Narrowing of the coronary arteries decreases the blood supply to heart muscle. Depending on the severity of decrease of blood flow to the heart muscle, you may or may not have symptoms of angina or a heart attack. When the blood flow is decreased, you may have chest pain during exertion. Angina or chest pain may not cause any other problem in some people, but over time, the reduced blood flow to the heart can weaken the heart muscle and lead to heart failure and arrhythmias (even though you may not have an overt heart attack).

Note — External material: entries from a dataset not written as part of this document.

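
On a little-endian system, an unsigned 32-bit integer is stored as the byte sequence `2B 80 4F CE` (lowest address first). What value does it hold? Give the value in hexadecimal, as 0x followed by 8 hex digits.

Little-endian stores the least-significant byte at the lowest address.
Reassemble most-significant byte first: CE 4F 80 2B → 0xCE4F802B.

0xCE4F802B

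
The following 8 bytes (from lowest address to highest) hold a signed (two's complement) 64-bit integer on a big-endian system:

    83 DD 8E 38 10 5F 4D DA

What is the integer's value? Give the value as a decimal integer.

-8944836913443942950

Big-endian stores the most-significant byte at the lowest address.
The bytes are already most-significant first: 0x83DD8E38105F4DDA.
Top bit is set, so as a signed 64-bit value this is 0x83DD8E38105F4DDA − 2^64 = -8944836913443942950.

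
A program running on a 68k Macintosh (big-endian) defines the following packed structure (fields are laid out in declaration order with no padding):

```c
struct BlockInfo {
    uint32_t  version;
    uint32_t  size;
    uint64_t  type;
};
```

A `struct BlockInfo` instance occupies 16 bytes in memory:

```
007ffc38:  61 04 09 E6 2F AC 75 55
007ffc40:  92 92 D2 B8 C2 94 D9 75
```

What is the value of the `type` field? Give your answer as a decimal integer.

10561735767117584757

`type` follows `version` (4 B), `size` (4 B), so it starts at offset 4 + 4 = 8 and occupies 8 bytes.
Bytes at offsets 8..15: 92 92 D2 B8 C2 94 D9 75.
Big-endian: lowest address holds the most-significant byte.
The bytes are already most-significant first: 0x9292D2B8C294D975.
0x9292D2B8C294D975 = 10561735767117584757.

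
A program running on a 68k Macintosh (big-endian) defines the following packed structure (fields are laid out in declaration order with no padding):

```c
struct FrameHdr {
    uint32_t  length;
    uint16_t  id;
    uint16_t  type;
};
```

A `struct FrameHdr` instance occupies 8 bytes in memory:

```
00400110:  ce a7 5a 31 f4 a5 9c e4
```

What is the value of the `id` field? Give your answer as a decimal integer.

`id` follows `length` (4 bytes), so it starts at byte offset 4 and occupies 2 bytes.
Bytes at offsets 4..5: F4 A5.
Big-endian: lowest address holds the most-significant byte.
The bytes are already most-significant first: 0xF4A5.
0xF4A5 = 62629.

62629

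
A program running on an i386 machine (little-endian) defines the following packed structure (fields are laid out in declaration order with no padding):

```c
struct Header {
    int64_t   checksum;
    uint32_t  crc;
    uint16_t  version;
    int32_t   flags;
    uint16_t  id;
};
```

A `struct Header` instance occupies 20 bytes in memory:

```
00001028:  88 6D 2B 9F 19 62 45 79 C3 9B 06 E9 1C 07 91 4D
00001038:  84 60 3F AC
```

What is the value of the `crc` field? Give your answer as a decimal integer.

`crc` follows `checksum` (8 bytes), so it starts at byte offset 8 and occupies 4 bytes.
Bytes at offsets 8..11: C3 9B 06 E9.
In little-endian order the low byte comes first in memory.
Reassemble most-significant byte first: E9 06 9B C3 → 0xE9069BC3.
0xE9069BC3 = 3909524419.

3909524419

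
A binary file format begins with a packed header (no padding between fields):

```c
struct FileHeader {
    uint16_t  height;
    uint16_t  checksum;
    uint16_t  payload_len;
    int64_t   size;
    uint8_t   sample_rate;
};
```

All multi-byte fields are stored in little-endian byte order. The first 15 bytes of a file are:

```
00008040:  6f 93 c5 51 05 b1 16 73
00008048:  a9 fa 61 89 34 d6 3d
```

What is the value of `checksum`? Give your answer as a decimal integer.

`checksum` follows `height` (2 bytes), so it starts at byte offset 2 and occupies 2 bytes.
Bytes at offsets 2..3: C5 51.
In little-endian order the low byte comes first in memory.
Reassemble most-significant byte first: 51 C5 → 0x51C5.
0x51C5 = 20933.

20933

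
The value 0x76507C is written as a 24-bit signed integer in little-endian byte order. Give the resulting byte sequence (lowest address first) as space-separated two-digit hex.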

If the blood flow to the heart muscle is blocked, it causes heart attack. If blood flow isn’t restored promptly, the heart muscle in the region begins to die.Depending on the size of the injury to heart muscle during a heart attack, you may recover completely or it may cause serious problems and even death if it is not treated promptly and appropriately. You may recover after the first heart attack, but repeated injury to heart musclecan weaken the heart muscle and lead to heart failure and arrhythmias.

Measures to prevent progression of coronary artery disease include:

  • Maintain a healthy body weight.
  • Eat healthy.
  • Limit intake of fats.
  • Exercise regularly.
  • Limit consumption of alcohol and quit smoking.
  • Take your heart medications and other medications such as medicines to reduce blood cholesterol.
  • Control other associated problems such as hypertension and diabetes with medication.
  • Follow-up regularly with your doctor.